ただし、1回目もしくは2回目の服用で喘息症状が治まった場合でも、数日間は通常の長期管理薬に加えて発作治療薬を服用することが勧められます。どの程度服用し続けるのが良いのか判断に迷うときは、かかりつけの医療機関を受診し、医師に相談するようにしましょう。
症状が重度のとき
症状が重度と判断される場合は、すぐに発作治療薬を服用してから、医療機関に向かいます。意識が混迷しているときや呼吸困難が見られるときは、救急車を呼ぶなどの対策を取り、至急治療を受けられるようにしましょう。尚、症状が起こってから医療機関で治療を受ける前に時間がかかるときは、発作治療薬を20~30分間隔で服用することも可能です。
喘息の重症度を判定する基準
喘息症状の重症度は次の基準で見極めます。
軽度の喘息症状・発作
軽度の喘息症状もしくは発作のときは次のような状態が観測されます。ただし、特定の項目に中程度・重度の要素が観察されるときは、重症度が重い方で判断して下さい。
- 呼吸をするときにゼイゼイという音が聞こえない、もしくは小さい音で聞こえる。
- 呼吸をするときに胸部がへこまない、もしくはわずかにへこむ。
- 横になっても呼吸が苦しくならない。
- 普段よりも呼吸数がわずかに増えている。
- 急ぎ足になると呼吸が苦しくなる。
- 2文以上を続けて話すことが難しい。
- 食事や睡眠といった日常生活には特に影響がない。
- 興奮状態や意識の低下は見られない。
尚、呼吸数の基準は以下の表のようになります。呼吸が浅いこともありますので、腹~胸に手を当て、1分間の回数を測定して下さい。
小児における正常時の呼吸数の目安
出典:日本小児アレルギー学会喘息治療・管理ガイドライン委員会「小児気管支喘息治療・管理ガイドラインハンドブック2013ダイジェスト版」
http://www.jspaci.jp/Jpgl_hb2013/chap02.html
中程度の喘息症状・発作
中程度の喘息症状あるいは発作のときは、以下のような状態が観察されます。尚、1つの項目でも重度の症状に分類される状態が見られたときは、重度の喘息として治療を行いましょう。
- 呼吸をするとゼイゼイという音が聞こえる。
- 呼吸をするときに胸部が明らかにへこむ。
- 横になると苦しいので、座ることを好む。
- チアノーゼは見られない。
- 呼吸数が正常よりも増加している。
- 安静にしていても呼吸に困難を覚える。
- 歩くときに呼吸が苦しくなる。
- 文章をまとめて話すことができず、1句ずつ区切って話す。
- 食事することが辛くなる。
- 睡眠がやや妨害される。
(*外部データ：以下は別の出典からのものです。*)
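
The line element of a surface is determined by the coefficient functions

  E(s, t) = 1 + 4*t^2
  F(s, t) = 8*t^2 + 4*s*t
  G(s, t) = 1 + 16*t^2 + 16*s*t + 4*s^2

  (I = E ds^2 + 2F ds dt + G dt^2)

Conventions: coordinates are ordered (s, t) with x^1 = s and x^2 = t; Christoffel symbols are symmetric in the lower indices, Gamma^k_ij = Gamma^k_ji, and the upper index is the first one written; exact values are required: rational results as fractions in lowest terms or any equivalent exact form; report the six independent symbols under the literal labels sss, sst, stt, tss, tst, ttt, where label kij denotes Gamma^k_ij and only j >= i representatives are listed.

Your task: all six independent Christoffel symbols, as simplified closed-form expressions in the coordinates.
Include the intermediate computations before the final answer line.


E = 1 + 4*t^2; F = 8*t^2 + 4*s*t; G = 1 + 16*t^2 + 16*s*t + 4*s^2
Gamma^k_ij = (1/2) g^{kl} (d_i g_jl + d_j g_il - d_l g_ij), with g^inv = (1/(EG-F^2)) [[G, -F], [-F, E]]
first partials: E_s = 0, E_t = 8*t, F_s = 4*t, F_t = 16*t + 4*s, G_s = 16*t + 8*s, G_t = 32*t + 16*s
D = EG - F^2 = 1 + 20*t^2 + 16*s*t + 4*s^2
expanded: Gamma^s_ss = (G E_s - 2F F_s + F E_t)/(2D), Gamma^s_st = (G E_t - F G_s)/(2D), Gamma^s_tt = (2G F_t - G G_s - F G_t)/(2D), Gamma^t_ss = (2E F_s - E E_t - F E_s)/(2D), Gamma^t_st = (E G_s - F E_t)/(2D), Gamma^t_tt = (E G_t - 2F F_t + F G_s)/(2D); substitute and cancel common factors

Answer: Gamma_sss = 0, Gamma_sst = 4*t/(4*s^2 + 16*s*t + 20*t^2 + 1), Gamma_stt = 8*t/(4*s^2 + 16*s*t + 20*t^2 + 1), Gamma_tss = 0, Gamma_tst = (4*s + 8*t)/(4*s^2 + 16*s*t + 20*t^2 + 1), Gamma_ttt = (8*s + 16*t)/(4*s^2 + 16*s*t + 20*t^2 + 1)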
ときどき目を覚ましてしまう。
- 少々興奮状態になってはいるものの、意識は明瞭である。
重度の喘息症状・発作
喘息症状や発作が重度になると、以下のような状態が観察されます。すぐに発作治療薬を服用し、なるべく早く医療機関を受診するようにしてください。
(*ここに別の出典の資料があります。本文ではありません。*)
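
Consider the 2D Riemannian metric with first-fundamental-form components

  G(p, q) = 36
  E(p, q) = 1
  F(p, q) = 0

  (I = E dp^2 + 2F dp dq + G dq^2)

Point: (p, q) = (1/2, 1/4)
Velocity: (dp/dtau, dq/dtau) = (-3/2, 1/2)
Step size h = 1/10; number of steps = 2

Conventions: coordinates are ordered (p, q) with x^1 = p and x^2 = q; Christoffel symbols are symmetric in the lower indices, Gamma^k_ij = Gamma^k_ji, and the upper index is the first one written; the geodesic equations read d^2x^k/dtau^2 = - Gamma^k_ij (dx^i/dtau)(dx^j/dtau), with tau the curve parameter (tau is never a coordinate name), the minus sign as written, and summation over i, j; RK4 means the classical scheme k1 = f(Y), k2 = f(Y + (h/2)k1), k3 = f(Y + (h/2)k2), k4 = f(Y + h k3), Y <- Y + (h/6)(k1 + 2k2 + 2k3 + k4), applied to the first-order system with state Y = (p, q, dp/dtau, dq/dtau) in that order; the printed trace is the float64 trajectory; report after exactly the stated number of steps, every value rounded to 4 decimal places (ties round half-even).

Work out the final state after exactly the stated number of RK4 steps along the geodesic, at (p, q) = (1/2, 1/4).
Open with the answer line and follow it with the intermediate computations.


Answer: p = 0.2000, q = 0.3500, dp/dtau = -1.5000, dq/dtau = 0.5000

f(Y) = (dp/dtau, dq/dtau, -Gamma^p_ij Y'^i Y'^j, -Gamma^q_ij Y'^i Y'^j) with the Gammas evaluated at the stage position; h = 0.100000; intermediate values shown to 6 dp
step 0: p = 0.5000, q = 0.2500, dp/dtau = -1.5000, dq/dtau = 0.5000
step 1:
  k1: at (p, q) = (0.500000, 0.250000), (dp/dtau, dq/dtau) = (-1.500000, 0.500000); Gamma_ppp = 0.000000, Gamma_ppq = 0.000000, Gamma_pqq = 0.000000, Gamma_qpp = 0.000000, Gamma_qpq = 0.000000, Gamma_qqq = 0.000000; k1 = (-1.500000, 0.500000, 0.000000, 0.000000)
  k2: at (p, q) = (0.425000, 0.275000), (dp/dtau, dq/dtau) = (-1.500000, 0.500000); Gamma_ppp = 0.000000, Gamma_ppq = 0.000000, Gamma_pqq = 0.000000, Gamma_qpp = 0.000000, Gamma_qpq = 0.000000, Gamma_qqq = 0.000000; k2 = (-1.500000, 0.500000, 0.000000, 0.000000)
  k3: at (p, q) = (0.425000, 0.275000), (dp/dtau, dq/dtau) = (-1.500000, 0.500000); Gamma_ppp = 0.000000, Gamma_ppq = 0.000000, Gamma_pqq = 0.000000, Gamma_qpp = 0.000000, Gamma_qpq = 0.000000, Gamma_qqq = 0.000000; k3 = (-1.500000, 0.500000, 0.000000, 0.000000)
  k4: at (p, q) = (0.350000, 0.300000), (dp/dtau, dq/dtau) = (-1.500000, 0.500000); Gamma_ppp = 0.000000, Gamma_ppq = 0.000000, Gamma_pqq = 0.000000, Gamma_qpp = 0.000000, Gamma_qpq = 0.000000, Gamma_qqq = 0.000000; k4 = (-1.500000, 0.500000, 0.000000, 0.000000)
  Y <- Y + (h/6)(k1 + 2k2 + 2k3 + k4): p = 0.3500, q = 0.3000, dp/dtau = -1.5000, dq/dtau = 0.5000
step 2:
  k1: at (p, q) = (0.350000, 0.300000), (dp/dtau, dq/dtau) = (-1.500000, 0.500000); Gamma_ppp = 0.000000, Gamma_ppq = 0.000000, Gamma_pqq = 0.000000, Gamma_qpp = 0.000000, Gamma_qpq = 0.000000, Gamma_qqq = 0.000000; k1 = (-1.500000, 0.500000, 0.000000, 0.000000)
  k2: at (p, q) = (0.275000, 0.325000), (dp/dtau, dq/dtau) = (-1.500000, 0.500000); Gamma_ppp = 0.000000, Gamma_ppq = 0.000000, Gamma_pqq = 0.000000, Gamma_qpp = 0.000000, Gamma_qpq = 0.000000, Gamma_qqq = 0.000000; k2 = (-1.500000, 0.500000, 0.000000, 0.000000)
  k3: at (p, q) = (0.275000, 0.325000), (dp/dtau, dq/dtau) = (-1.500000, 0.500000); Gamma_ppp = 0.000000, Gamma_ppq = 0.000000, Gamma_pqq = 0.000000, Gamma_qpp = 0.000000, Gamma_qpq = 0.000000, Gamma_qqq = 0.000000; k3 = (-1.500000, 0.500000, 0.000000, 0.000000)
  k4: at (p, q) = (0.200000, 0.350000), (dp/dtau, dq/dtau) = (-1.500000, 0.500000); Gamma_ppp = 0.000000, Gamma_ppq = 0.000000, Gamma_pqq = 0.000000, Gamma_qpp = 0.000000, Gamma_qpq = 0.000000, Gamma_qqq = 0.000000; k4 = (-1.500000, 0.500000, 0.000000, 0.000000)
  Y <- Y + (h/6)(k1 + 2k2 + 2k3 + k4): p = 0.2000, q = 0.3500, dp/dtau = -1.5000, dq/dtau = 0.5000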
- 明らかに呼吸の度に「ゼイゼイ」という音が聞こえる。
- 明らかに呼吸の度に胸がへこむ。
- 横になる姿勢だけでなく座る姿勢も苦しくなり、上半身が前傾する。
- チアノーゼが見られることもある。
- 呼吸数が増加する。もしくは呼吸が不規則になり計測が困難になる。
- 安静にしているときでも呼吸が困難になる。
- 呼吸が苦しく、歩行ができない。
- 言葉が繋がらず、1音ずつ区切って話すようになる。もしくは、話すことができなくなる。
- 食事することが困難になる。
- 眠ることができなくなる。
- 興奮状態が強くなり、意識が錯乱することもある。
正確に重症度を見極め、適切な治療を受けよう!
重症度を見極めて適切な処置を行えば、喘息症状から早く抜け出すことも可能です。咳が止まらなくなるとつい慌ててしまいますが、落ち着いて重症度を判断するようにしてくださいね。